# Verify this statement if f(x) is infinitely differentiable

1. Sep 17, 2014

### utkarshakash

1. The problem statement, all variables and given/known data
$f(mx)=f(x) + (m-1)xf'(x)+\dfrac{(m-1)^2}{2!} x^2 f''(x)........$

2. Relevant equations
Taylor's Series

3. The attempt at a solution
If I approximate the LHS of the eqn using Taylor's polynomial,
$f(mx)=f(mx)+mxf'(mx)+\dfrac{(mx)^2f''(mx)}{2!}+........$

But, I'm lost from here. It doesn't resemble RHS at all!

2. Sep 17, 2014

### ehild

Let be y=m the variable and k=x a constant. Do the Taylor expansion of f(ky) about y=1.

ehild

3. Sep 17, 2014

### utkarshakash

Doing so gives me $f(k)+(ky-k)f'(k)+\dfrac{(ky-k)^2f"(k)}{2!}+.........$

which indeed is equal to RHS! Brilliant! But why did you assume x as a constant and m as a variable?

Last edited: Sep 17, 2014
4. Sep 17, 2014

### haruspex

To get f(x) on the right, you need something of the form f(x+t) on the left. What does that make t equal to?

5. Sep 17, 2014

### utkarshakash

t=(m-1)x

6. Sep 17, 2014

### ehild

because that solves the problem The right side is very much like a Taylor expansion only you have m-1 instead of x-xo and f' is multiplied by x and f" multiplied by x2, as if x was the coefficient of the independent variable, so it must be m and the expansion is about m-1.

7. Sep 17, 2014

### utkarshakash

$$f(\dfrac{x^2}{x+1}) = f(x) - \dfrac{x}{x+1}f'(x)+\left( \dfrac{x}{x+1} \right) ^2 f"(x)+........$$

This doesn't look as simple as the previous one. There are alternating + and - signs along with x/x+1 as the coefficient in each term.

8. Sep 17, 2014

### Ray Vickson

Write $x^2/(x+1) = x + t$ and figure out the value of $t$.

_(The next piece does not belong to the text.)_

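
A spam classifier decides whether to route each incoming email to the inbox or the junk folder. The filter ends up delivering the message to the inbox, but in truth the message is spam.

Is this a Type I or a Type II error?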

BTW: in both these questions, just having $f$ infinitely differentiable may not be not enough: you might also need $f$ to be analytic. There are infinitely-differentiable functions which do not equal their Maclauren or Taylor series, but that is for functions expanded about a fixed point $x_0$; this problem is different, so I am not really sure whether or not there are counterexamples in this case. However, if $f$ is known to be analytic you are basically done.

Last edited: Sep 17, 2014
9. Sep 17, 2014

### utkarshakash

But what about the factorials that I get in the denominator in the expansion of f(x+t)?

10. Sep 17, 2014

### Ray Vickson

What has that got to do with anything? Of course the Taylor expansion has factorials in the denominators---so what?

11. Sep 17, 2014

### haruspex

Looks to me like the question has left out the factorials by mistake.

12. Sep 17, 2014

### utkarshakash

Hmm, that might be true. Here's another expression which I'm finding difficult to solve.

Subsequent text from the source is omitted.